KedaiPena.Com- Indonesia memiliki potensi yang besar untuk pertumbuhan perusahaan rintisan atau startup. Dengan jumlah perusahaan rintisan yang mencapai 2.525 entitas, telah membawa Indonesia menempati posisi ke-6 di dunia sekaligus terbesar di Asia Tenggara. Namun, sejauh ini perusahaan rintisan masih sangat bergantung pada pendanaan investor.
Untuk itu, Anggota Komisi XI DPR RI Fraksi Partai Golkar Puteri Komarudin menilai kredit perbankan diperlukan untuk menopang kebutuhan permodalan bagi perusahaan rintisan.
“Startup di Indonesia ini kan masih sangat bergantung pada investor. Apalagi, kita menghadapi masa musim dingin dari perusahaan teknologi, dimana banyak perusahaan digital yang berguguran. Makanya, investor sekarang cenderung selektif dan menunggu (wait and see) dalam memberikan pendanaan. Untuk itu, dukungan permodalan dari perbankan bisa menjadi sumber alternatif pendanaan untuk mengatasi hal tersebut,” ungkap Puteri dalam keterangan tertulis, Kamis,(26/10/2023).
Sebelumnya, ide mengenai kredit bagi perusahaan rintisan diungkapkan oleh pasangan Calon Presiden Prabowo Subianto dan Calon Wakil Presiden Gibran Rakabuming Raka saat deklarasi bersama partai pengusung dan partai pendukung dalam Koalisi Indonesia Maju di Indonesia Arena pada Rabu (25/10/2023).
Pada kesempatan tersebut, Gibran menyampaikan sejumlah program unggulan diantaranya Kredit Startup Milenial sebagai dukungan permodalan bagi perusahaan rintisan yang digerakkan kaum milenial.
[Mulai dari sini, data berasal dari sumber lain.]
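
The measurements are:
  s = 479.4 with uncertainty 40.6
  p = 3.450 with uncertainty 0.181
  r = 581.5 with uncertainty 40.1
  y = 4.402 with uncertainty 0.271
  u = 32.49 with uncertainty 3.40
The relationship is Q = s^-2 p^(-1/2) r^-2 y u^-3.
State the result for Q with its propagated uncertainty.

Products/powers → add relative errors in quadrature, weighted by exponent:
  (-2·δs/s)² = (-2×0.0847)² = 0.0287;  (−½·δp/p)² = (-0.5×0.0525)² = 0.000688;  (-2·δr/r)² = (-2×0.0690)² = 0.0190;  (1·δy/y)² = (1×0.0616)² = 0.00379;  (-3·δu/u)² = (-3×0.105)² = 0.0986
δQ/Q = √(0.151) = 0.388
Q = 8.892e-16, so δQ = 0.388 × 8.892e-16 = 3.45e-16.

(8.892 ± 3.45) × 10^-16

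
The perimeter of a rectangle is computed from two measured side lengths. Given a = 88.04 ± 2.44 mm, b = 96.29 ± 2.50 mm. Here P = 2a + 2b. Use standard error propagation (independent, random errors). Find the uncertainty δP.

6.99 mm

For a sum/difference, combine absolute errors in quadrature:
  (2·δa)² = 23.8;  (2·δb)² = 25.0
δP = √(48.8) = 6.99 mm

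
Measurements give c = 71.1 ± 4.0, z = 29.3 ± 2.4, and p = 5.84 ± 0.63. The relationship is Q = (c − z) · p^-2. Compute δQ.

Let u = c − z = 41.8. δu = √(δc² + δz²) = √(16.0 + 5.76) = 4.66, so δu/u = 0.112.
Q is then a monomial in u, p:
δQ/Q = √((δu/u)² + (-2·δp/p)²) = √(0.0125 + 0.0465) = 0.243
Q = 1.23, so δQ = 0.243 × 1.23 = 0.298.

0.298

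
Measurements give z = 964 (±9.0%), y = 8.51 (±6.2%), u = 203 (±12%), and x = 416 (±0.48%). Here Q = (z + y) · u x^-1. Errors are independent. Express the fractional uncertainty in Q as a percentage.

15.0%

Let w = z + y = 973. δw = √(δz² + δy²) = √(7530 + 0.278) = 86.8, so δw/w = 0.0892.
Q is then a monomial in w, u, x:
δQ/Q = √((δw/w)² + (1·δu/u)² + (-1·δx/x)²) = √(0.00796 + 0.0144 + 2.3e-05) = 0.150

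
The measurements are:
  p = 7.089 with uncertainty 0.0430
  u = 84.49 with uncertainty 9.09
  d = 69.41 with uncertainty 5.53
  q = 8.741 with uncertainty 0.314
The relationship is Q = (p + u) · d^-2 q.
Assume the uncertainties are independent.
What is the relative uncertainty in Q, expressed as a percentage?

Let w = p + u = 91.58. δw = √(δp² + δu²) = √(0.00185 + 82.6) = 9.09, so δw/w = 0.0993.
Q is then a monomial in w, d, q:
δQ/Q = √((δw/w)² + (-2·δd/d)² + (1·δq/q)²) = √(0.00985 + 0.0254 + 0.00129) = 0.191

19.1%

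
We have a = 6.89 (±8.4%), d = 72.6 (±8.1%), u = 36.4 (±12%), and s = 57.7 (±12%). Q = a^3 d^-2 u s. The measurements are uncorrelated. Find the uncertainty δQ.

44.9

Relative error in a monomial: (δQ/Q)² = Σ (nᵢ · δxᵢ/xᵢ)².
  (3·δa/a)² = (3×0.0840)² = 0.0635;  (-2·δd/d)² = (-2×0.0810)² = 0.0262;  (1·δu/u)² = (1×0.120)² = 0.0144;  (1·δs/s)² = (1×0.120)² = 0.0144
δQ/Q = √(0.119) = 0.344
Q = 130, so δQ = 0.344 × 130 = 44.9.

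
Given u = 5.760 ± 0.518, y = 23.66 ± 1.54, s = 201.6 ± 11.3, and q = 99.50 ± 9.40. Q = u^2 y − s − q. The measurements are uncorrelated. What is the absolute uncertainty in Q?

151

Let p = u^2·y = 785.0. δp/p = √((2·δu/u)² + (1·δy/y)²) = √(0.0324 + 0.00424) = 0.191, so δp = 150.
Q = p − s − q: δQ = √(δp² + δs² + δq²) = √(22500 + 128 + 88.4) = 151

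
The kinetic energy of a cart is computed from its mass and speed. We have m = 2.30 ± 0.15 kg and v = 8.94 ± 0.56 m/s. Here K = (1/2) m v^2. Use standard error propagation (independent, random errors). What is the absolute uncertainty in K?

K is a product of powers, so relative uncertainties combine in quadrature:
  (1·δm/m)² = (1×0.0652)² = 0.00425;  (2·δv/v)² = (2×0.0626)² = 0.0157
δK/K = √(0.0199) = 0.141
K = 91.9 J, so δK = 0.141 × 91.9 = 13.0 J.

13.0 J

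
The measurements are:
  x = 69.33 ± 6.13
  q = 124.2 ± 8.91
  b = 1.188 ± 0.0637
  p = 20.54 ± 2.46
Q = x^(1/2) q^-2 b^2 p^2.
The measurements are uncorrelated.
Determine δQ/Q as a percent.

30.2%

Each factor contributes (exponent × relative error)² to (δQ/Q)²:
  (½·δx/x)² = (0.5×0.0884)² = 0.00195;  (-2·δq/q)² = (-2×0.0717)² = 0.0206;  (2·δb/b)² = (2×0.0536)² = 0.0115;  (2·δp/p)² = (2×0.120)² = 0.0574
δQ/Q = √(0.0914) = 0.302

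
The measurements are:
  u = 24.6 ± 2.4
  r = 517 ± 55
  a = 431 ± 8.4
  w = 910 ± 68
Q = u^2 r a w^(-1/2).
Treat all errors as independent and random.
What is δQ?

1.01e+06

Q is a product of powers, so relative uncertainties combine in quadrature:
  (2·δu/u)² = (2×0.0976)² = 0.0381;  (1·δr/r)² = (1×0.106)² = 0.0113;  (1·δa/a)² = (1×0.0195)² = 0.000380;  (−½·δw/w)² = (-0.5×0.0747)² = 0.00140
δQ/Q = √(0.0512) = 0.226
Q = 4.47e+06, so δQ = 0.226 × 4.47e+06 = 1.01e+06.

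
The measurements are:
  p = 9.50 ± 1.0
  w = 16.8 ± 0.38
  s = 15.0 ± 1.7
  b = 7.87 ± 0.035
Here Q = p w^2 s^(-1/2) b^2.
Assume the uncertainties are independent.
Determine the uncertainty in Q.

5490

Since Q is a product/quotient, work with relative uncertainties:
  (1·δp/p)² = (1×0.105)² = 0.0111;  (2·δw/w)² = (2×0.0226)² = 0.00205;  (−½·δs/s)² = (-0.5×0.113)² = 0.00321;  (2·δb/b)² = (2×0.00445)² = 7.91e-05
δQ/Q = √(0.0164) = 0.128
Q = 42900, so δQ = 0.128 × 42900 = 5490.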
“Hadirnya inisiatif ini tentu jadi angin segar bagi pelaku startup dan komitmen keberpihakan bagi kalangan milenial. Harapannya, skema kredit ini bisa menopang keberlangsungan usaha sehingga terus menciptakan inovasi produk yang bermanfaat dan bernilai tambah bagi masyarakat. Terutama untuk mengoptimalkan potensi ekonomi digital Indonesia yang mencapai 40 persen pasar di Asia Tenggara,” ucap Puteri.
Puteri menyadari risiko kredit bagi perusahaan rintisan tergolong tinggi. Hal ini tidak terlepas dari perusahaan rintisan yang cenderung belum memiliki kolateral maupun arus kas yang stabil. Untuk itu, Puteri mengingatkan agar inisiatif ini nantinya juga disertai desain dan skema penyaluran kredit yang tepat dengan mengedepankan prinsip kehati-hatian.
“Pastinya, kami juga perlu belajar dari kejadian bank gagal yang menimpa Silicon Valley Bank (SVB), yang merupakan bank bagi para startup di Amerika Serikat, yang tumbang karena kurangnya manajemen risiko dan pengelolaan likuiditas yang memadai. Tentu, hal tersebut membuat kita harus memastikan aspek manajemen risiko yang memadai,” ujar Puteri.
Menutup keterangannya, Puteri mengingatkan pentingnya sinergi antara pemerintah, lembaga jasa keuangan, perusahaan penjaminan, dan perusahaan rintisan guna membangun ekosistem pembiayaan yang mendukung pertumbuhan startup di Indonesia.